I would love to tell you about the Chocolate Pizza or the Log Cabin Waffle, which Potson read with the smooth, tempting flourish that is often reserved for TV chocolate ads: ‘Homemade and Heavenly Waffle. Topped with caramel syrup, served with ice cream.’ But tantalizing menu readings aside, I’ve yet to convince someone to split a portion of either dessert with me.
It’s up to you to decide if you want a slice of Pizza Pub. If you’re willing to give it a shot, try to temporarily archive the image of a Neapolitan pizza in some hidden folder of your mind. Simply tag the dish as ‘toppings on bread’ – an easier and more inclusive notion of a concept that has probably sprouted up in multiple places around the Old World whether or not it was called pizza, and whether or not a committee was appointed to dictate its dimensions. Try not to be offended with the salt, and don’t baulk at the tomato sauce served aside the pizza – many Indians and Pakistans love a good splash of the bottled gloop. Know that any pizza listed with 'habnaro' comes with its own terribly misspelled but appropriately spicy habanero kick, and that you should drop the Chanel shades so you can look past the tenderloin and chèvre and focus on ingredients that make sense in a 22-dirham pizza.

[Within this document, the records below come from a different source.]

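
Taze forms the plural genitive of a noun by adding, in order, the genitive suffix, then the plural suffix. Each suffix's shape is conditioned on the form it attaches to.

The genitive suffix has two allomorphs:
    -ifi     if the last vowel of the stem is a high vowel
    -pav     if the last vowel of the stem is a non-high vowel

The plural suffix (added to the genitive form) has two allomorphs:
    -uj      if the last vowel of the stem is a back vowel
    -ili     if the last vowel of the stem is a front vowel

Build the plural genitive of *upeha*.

The last vowel of *upeha* is /a/, which is a non-high vowel, so the genitive suffix is -pav, giving *upehapav*.
The genitive form *upehapav* — last vowel /a/ (a back vowel) → -uj → *upehapavuj*.

upehapavuj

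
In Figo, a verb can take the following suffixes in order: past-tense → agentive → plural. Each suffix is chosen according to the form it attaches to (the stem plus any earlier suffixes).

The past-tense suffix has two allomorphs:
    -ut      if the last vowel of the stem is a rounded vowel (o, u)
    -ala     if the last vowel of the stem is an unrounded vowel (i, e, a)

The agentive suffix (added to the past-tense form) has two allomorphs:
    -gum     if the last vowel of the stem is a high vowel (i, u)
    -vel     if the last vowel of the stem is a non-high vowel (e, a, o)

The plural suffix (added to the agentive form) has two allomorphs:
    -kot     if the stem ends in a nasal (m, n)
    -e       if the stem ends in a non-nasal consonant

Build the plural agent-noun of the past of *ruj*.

Since the last vowel of *ruj* is /u/ (a rounded vowel), it takes -ut, giving *rujut*.
The past-tense form *rujut*: last vowel = /u/, a high vowel → -gum → *rujutgum*.
Since the final consonant of the agentive form *rujutgum* is /m/ (a nasal), it takes -kot, giving *rujutgumkot*.

rujutgumkot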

But most importantly, don’t sit at the long six-chaired table by the window, the chairs tend to screech like chalk on a whiteboard.
Post note: Marcus (in the comments below) made a very valid point that I hadn't elaborated on the crust. Point well-taken Marcus, and I'm reinserting the bits of my post that I'd edited out for brevity. In a nutshell, the crust is not a strip of cardboard nor a soggy spineless mess, but it's definitely not in the league of artisanal pies.
Pizza Pub puts out a crust that does not have the hand-tossed, cratered and depressed, chewy and crusty quality that a top-notch pizza should have, nor does it boast the char of a wood-fired oven. Every wheel of pizza has a plain Jane, flat pan, monotonously uniform surface area that has often made me question whether the crust is store-bought - though it definitely tastes far better than the cardboard you'd buy off the shelves. The server confirmed that the crust was made in-house, likely passed through rollers and perforated with a dough docker. Even asking for additional char on the crust didn't lead to anything wildly different, the dough is simply what it is and doesn't aspire to be anything more. What I like about the crust is that it is a sturdy enough mount for the barrage of toppings, not one of those wishywashy rags that just flimsily flops all over the plate, nor over-baked to the point where you'd rather take a bite out of a hockey puck. And most importantly, it does taste fresh.
In essence, not a crust that would win any competition, let alone qualifying to enter. But definitely not a crust that offends.